What to make of the last members of Biden's historic energy team
The last big names of nominees for Joe Biden's energy and environment team have arrived: Rep. Deb Haaland is the pick for Interior secretary, North Carolina environmental regulator Michael Regan is up for EPA, and Brenda Mallory's the choice to head the White House Council on Environmental Quality.
The big picture: They're first-of-a-kind picks. Haaland is the first Native American person tapped to run a cabinet agency, while Regan would be the first Black man to lead EPA, and Mallory would be the first Black person to head CEQ.
Catch up fast: They join other names revealed earlier this week, including former EPA head Gina McCarthy as Biden's domestic climate czar, which Axios broke down here.
Why it matters: One reason is that environmental justice — addressing the higher pollution burdens often faced by the poor and communities of color — is front-and-center.
- It's something Haaland noted high up in her first comments about getting the nomination.
- "We have individuals coming to these positions who have seen what it’s like on the other side, in terms of communities that have suffered," veteran EJ advocate Robert Bullard tells The Washington Post.
The intrigue: Politico's Zack Colman points out that concerns from EJ activists helped derail California regulator Mary Nichols' bid for the EPA nod. (Whether those criticisms were all fair is debatable.)
- "It's impossible to overstate the role environmental justice activists had in [the] EPA pick," he said on Twitter.
- More broadly, look for EJ to be a focus in the incoming administration. Again, Colman: "EJ's influence will be huge in direction of green movement & Dem politics," he notes.
The overall team unveiled this week will be tasked with trying to wield lots of executive power, especially given the likely absence of Capitol Hill pathways for major legislation.
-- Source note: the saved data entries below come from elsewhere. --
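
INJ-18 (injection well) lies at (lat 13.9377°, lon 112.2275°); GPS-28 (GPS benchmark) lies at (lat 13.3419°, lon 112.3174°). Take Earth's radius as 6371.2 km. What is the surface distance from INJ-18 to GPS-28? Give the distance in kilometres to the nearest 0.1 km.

67.0 km

Δφ = -0.5958°,  Δλ = 0.0899°
a = sin²(Δφ/2) + cos φ₁ cos φ₂ sin²(Δλ/2) = 0.000028
c = 2·arcsin(√a) = 0.010510 rad = 0.6022°
d = R·c = 6371.2 × 0.010510 = 67.0 km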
Via a note from the research firm ClearView Energy Partners...
"We do not anticipate radical interventions, such as an invocation of a 'climate emergency' to shut down pipelines and oil exports, but we do expect tighter performance standards, higher regulatory hurdles, longer permitting timelines and fewer approvals of federal fossil energy infrastructure permits."
A few more early conclusions from a busy day and week on the incoming administration's personnel front...
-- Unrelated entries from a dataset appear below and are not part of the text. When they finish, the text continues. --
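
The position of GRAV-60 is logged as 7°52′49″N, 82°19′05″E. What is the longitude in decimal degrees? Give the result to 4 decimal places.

82° + 19′/60 + 5″/3600 = 82 + 0.31667 + 0.00139 = 82.3181°

82.3181°E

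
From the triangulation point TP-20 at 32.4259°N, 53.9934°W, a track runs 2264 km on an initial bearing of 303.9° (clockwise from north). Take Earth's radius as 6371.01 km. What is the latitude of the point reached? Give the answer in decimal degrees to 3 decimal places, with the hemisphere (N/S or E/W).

41.798°N

δ = d/R = 2264/6371.01 = 0.355360 rad
φ₂ = arcsin(sin φ₁ cos δ + cos φ₁ sin δ cos θ)
   = arcsin(0.53621·0.93752 + 0.84409·0.34793·0.55775) = 41.79795°
λ₂ = λ₁ + atan2(sin θ sin δ cos φ₁, cos δ − sin φ₁ sin φ₂) = -76.78434°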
1. On the policy specifics, both Haaland, an attorney, and Regan, who has a longtime policy background, will have oversight of huge parts of Biden's climate and energy agenda.
- One big thing facing EPA, for instance, is the tricky bureaucratic process of rewriting vehicle carbon emissions rules that were weakened under President Trump.
- For Haaland, Biden's platform calls for banning new oil and natural gas drilling permits on vast swaths of federal lands Interior oversees. But it's not clear how that will work in practice.
- His platform also envisions greater use of those areas for renewable power development, including offshore wind.
2. The left notched several wins. Progressives had strongly campaigned for Haaland in particular for several weeks, and generally cheered the rest of the slate announced this week, too.
3. There's a lot we don't know about how the pieces will fit together.
- For example, incoming White House domestic climate adviser Gina McCarthy is likely to have lots of power. But it's not yet clear what the structure of the role will be vis a vis more formal and Senate-confirmed roles.
- And don't forget Biden also installed John Kerry, the highest-profile name, in the new position of international climate envoy, with a seat on the National Security Council.